Waituna West is a village and rural community in the Manawatu District and Manawatū-Whanganui region in New Zealand's central North Island.

It is located on State Highway 54.

History

European settlement

English settlers arrived in the late 1880s expecting to see "eternal lush meadows" to farm. They instead encountered endless thick forest, which they cleared over several years with axes and handshaws. The timbers, stump and logs were then burnt. Some of this work was done by cheap labourers on farming cadetships.

A meeting of residents at a stump led to the opening of a school in 1894. The school house was the first public building in the area.

By about 1895, the farming community had its own rugby team.

Around this time, a ridge was also built over the Rangitikei River about this time.

Recent history

The Hare family, an original English settler family who arrived in Waituna West from Norfolk in the 1880s, was still farming in the area in 2023. The family remained on one farm, Tuatahi, from 1894 to 2017.

Another farm, which has been in the same family since the 1920s, has panoramic views of Mt Ruapehu, Mt Taranaki, and Kapiti Island.
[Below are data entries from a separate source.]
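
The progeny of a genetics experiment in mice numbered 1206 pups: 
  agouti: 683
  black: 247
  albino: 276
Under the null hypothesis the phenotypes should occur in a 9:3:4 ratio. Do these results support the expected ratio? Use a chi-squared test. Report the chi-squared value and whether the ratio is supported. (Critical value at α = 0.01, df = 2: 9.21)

Expected counts for N = 1206 under a 9:3:4 ratio (total parts = 16):
  agouti: 1206 × 9/16 = 678.375
  black: 1206 × 3/16 = 226.125
  albino: 1206 × 4/16 = 301.5
χ² = Σ (O − E)² / E
  agouti: (683 − 678.375)² / 678.375 = 0.0315
  black: (247 − 226.125)² / 226.125 = 1.9271
  albino: (276 − 301.5)² / 301.5 = 2.1567
χ² = 0.0315 + 1.9271 + 2.1567 = 4.1153 ≈ 4.115
Degrees of freedom = 3 − 1 = 2; critical value at α = 0.01 is 9.21.
Since 4.115 < 9.21, we fail to reject the null hypothesis — the data are consistent with the 9:3:4 ratio.

4.115; consistent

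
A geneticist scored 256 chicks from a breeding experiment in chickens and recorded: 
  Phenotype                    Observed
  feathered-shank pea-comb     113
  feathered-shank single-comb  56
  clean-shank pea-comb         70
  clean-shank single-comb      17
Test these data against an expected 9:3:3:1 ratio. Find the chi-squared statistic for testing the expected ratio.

18.153

Total ratio parts = 16. Expected numbers out of 256:
  feathered-shank pea-comb: 256 × 9/16 = 144
  feathered-shank single-comb: 256 × 3/16 = 48
  clean-shank pea-comb: 256 × 3/16 = 48
  clean-shank single-comb: 256 × 1/16 = 16
χ² = Σ (O − E)² / E
  feathered-shank pea-comb: (113 − 144)² / 144 = 6.6736
  feathered-shank single-comb: (56 − 48)² / 48 = 1.3333
  clean-shank pea-comb: (70 − 48)² / 48 = 10.0833
  clean-shank single-comb: (17 − 16)² / 16 = 0.0625
χ² = 6.6736 + 1.3333 + 10.0833 + 0.0625 = 18.1527 ≈ 18.153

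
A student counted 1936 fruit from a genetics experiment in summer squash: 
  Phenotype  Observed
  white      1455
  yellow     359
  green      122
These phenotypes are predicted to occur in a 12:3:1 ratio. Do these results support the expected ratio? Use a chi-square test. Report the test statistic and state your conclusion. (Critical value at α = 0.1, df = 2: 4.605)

Total ratio parts = 16. Expected numbers out of 1936:
  white: 1936 × 12/16 = 1452
  yellow: 1936 × 3/16 = 363
  green: 1936 × 1/16 = 121
χ² = Σ (O − E)² / E
  white: (1455 − 1452)² / 1452 = 0.0062
  yellow: (359 − 363)² / 363 = 0.0441
  green: (122 − 121)² / 121 = 0.0083
χ² = 0.0062 + 0.0441 + 0.0083 = 0.0586 ≈ 0.059
Degrees of freedom = 3 − 1 = 2; critical value at α = 0.1 is 4.605.
Since 0.059 < 4.605, we fail to reject the null hypothesis — the data are consistent with the 12:3:1 ratio.

0.059; consistent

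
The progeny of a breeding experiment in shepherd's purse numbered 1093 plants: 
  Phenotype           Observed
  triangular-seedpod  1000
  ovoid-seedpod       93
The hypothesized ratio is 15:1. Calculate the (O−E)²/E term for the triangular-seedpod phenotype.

0.595

Expected counts for N = 1093 under a 15:1 ratio (total parts = 16):
  triangular-seedpod: 1093 × 15/16 = 1024.6875
  ovoid-seedpod: 1093 × 1/16 = 68.3125
Contribution of triangular-seedpod: (1000 − 1024.6875)² / 1024.6875 = 0.5948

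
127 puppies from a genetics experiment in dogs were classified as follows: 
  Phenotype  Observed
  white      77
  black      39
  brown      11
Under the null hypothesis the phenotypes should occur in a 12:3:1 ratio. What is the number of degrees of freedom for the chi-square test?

2

A goodness-of-fit test with 3 phenotype classes has df = 3 − 1 = 2.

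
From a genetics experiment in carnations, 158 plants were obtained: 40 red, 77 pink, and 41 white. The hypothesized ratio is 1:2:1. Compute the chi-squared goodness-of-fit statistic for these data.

0.114

The 1:2:1 ratio has 4 parts, so with N = 158 the expected counts are:
  red: 158 × 1/4 = 39.5
  pink: 158 × 2/4 = 79
  white: 158 × 1/4 = 39.5
χ² = Σ (O − E)² / E
  red: (40 − 39.5)² / 39.5 = 0.0063
  pink: (77 − 79)² / 79 = 0.0506
  white: (41 − 39.5)² / 39.5 = 0.0570
χ² = 0.0063 + 0.0506 + 0.0570 = 0.1139 ≈ 0.114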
Tourists often enter the farm to play with newborn lambs, pitch a tent or play golf.

Facilities

Waituna West Cemetery, a small cemetery for burials and ash interments, is located in the village. The first recorded burial was in January 1901.

The village also has a community hall, built in 1909. The community raised funds in 1996 to move the hall from the main highway to the school for traffic and pedestrian safety. The present hall has an unsealed carpark, and can accommodate up to 180 people.

Education

Waituna West School is a co-educational state primary school for Year 1 to 8 students, with a roll of  as of .

The school was formed in 1894. Over the years, Tapuae, Pakihikura, Rewa and Dunolly schools were merged into Waituna West School.

The school celebrated its 125th jubilee in 2019 with a three-day event, including a barbeque, tree plantings, netball and soccer games, a church service, and a picnic lunch.

The village also has a Playcentre early childhood centre.